Best Practice: Review generated pyproject.toml and organize dependencies:
[project.dependencies][tool.pixi.pypi-dependencies][tool.pixi.feature.dev.dependencies]Scenario: Different environments for development, testing, production, and GPU computing
Implementation:
[project]
name = "research-pipeline"
version = "0.1.0"
dependencies = [
"python>=3.11",
"numpy>=1.24",
"pandas>=2.0",
"xarray>=2023.1",
]
# Development tools
[tool.pixi.feature.dev.dependencies]
ipython = ">=8.0"
jupyter = ">=1.0"
ruff = ">=0.1"
[tool.pixi.feature.dev.pypi-dependencies]
jupyterlab-vim = ">=0.16"
# Testing tools
[tool.pixi.feature.test.dependencies]
pytest = ">=7.4"
pytest-cov = ">=4.1"
pytest-xdist = ">=3.3"
hypothesis = ">=6.82"
# GPU dependencies
[tool.pixi.feature.gpu.dependencies]
pytorch-cuda = "11.8.*"
cudatoolkit = "11.8.*"
[tool.pixi.feature.gpu.pypi-dependencies]
nvidia-ml-py = ">=12.0"
# Production optimizations
[tool.pixi.feature.prod.dependencies]
python = "3.11.*" # pin exact version
# Define environments combining features
[tool.pixi.environments]
default = { solve-group = "default" }
dev = { features = ["dev"], solve-group = "default" }
test = { features = ["test"], solve-group = "default" }
gpu = { features = ["gpu"], solve-group = "gpu" }
gpu-dev = { features = ["gpu", "dev"], solve-group = "gpu" }
prod = { features = ["prod"], solve-group = "prod" }
# Tasks for each environment
[tool.pixi.tasks]
dev-notebook = { cmd = "jupyter lab", env = { JUPYTER_CONFIG_DIR = ".jupyter" } }
test = "pytest tests/ -v --cov=src"
test-parallel = "pytest tests/ -n auto"
train-cpu = "python train.py --device cpu"

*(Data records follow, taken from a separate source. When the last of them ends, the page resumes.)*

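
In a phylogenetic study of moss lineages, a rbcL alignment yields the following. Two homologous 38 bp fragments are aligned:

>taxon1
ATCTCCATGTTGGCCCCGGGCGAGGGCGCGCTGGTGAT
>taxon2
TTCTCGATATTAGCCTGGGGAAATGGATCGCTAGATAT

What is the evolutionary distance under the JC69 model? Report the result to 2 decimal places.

0.51

The sequences differ at 14 of 38 sites, so p = 14/38 ≈ 0.368421.
d = −(3/4) ln(1 − 4p/3) = −0.75 ln(1 − 0.491228) = −0.75 ln(0.508772)
  = −0.75 × (-0.675755) = 0.506816 substitutions/site.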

train-gpu = "python train.py --device cuda"
benchmark = "python benchmark.py"
Usage:
# Development
pixi run --environment dev dev-notebook
# Testing
pixi run --environment test test
# GPU training
pixi run --environment gpu train-gpu
# Production
pixi run --environment prod benchmark
Scenario: Developing a scientific Python package with proper packaging, testing, and documentation
Structure:
[build-system]
requires = ["hatchling"]
build-backend = "hatchling.build"
[project]
name = "mylib"
version = "0.1.0"
description = "Scientific computing library"
dependencies = [
"numpy>=1.24",
"scipy>=1.11",
]
[project.optional-dependencies]
viz = ["matplotlib>=3.7", "seaborn>=0.12"]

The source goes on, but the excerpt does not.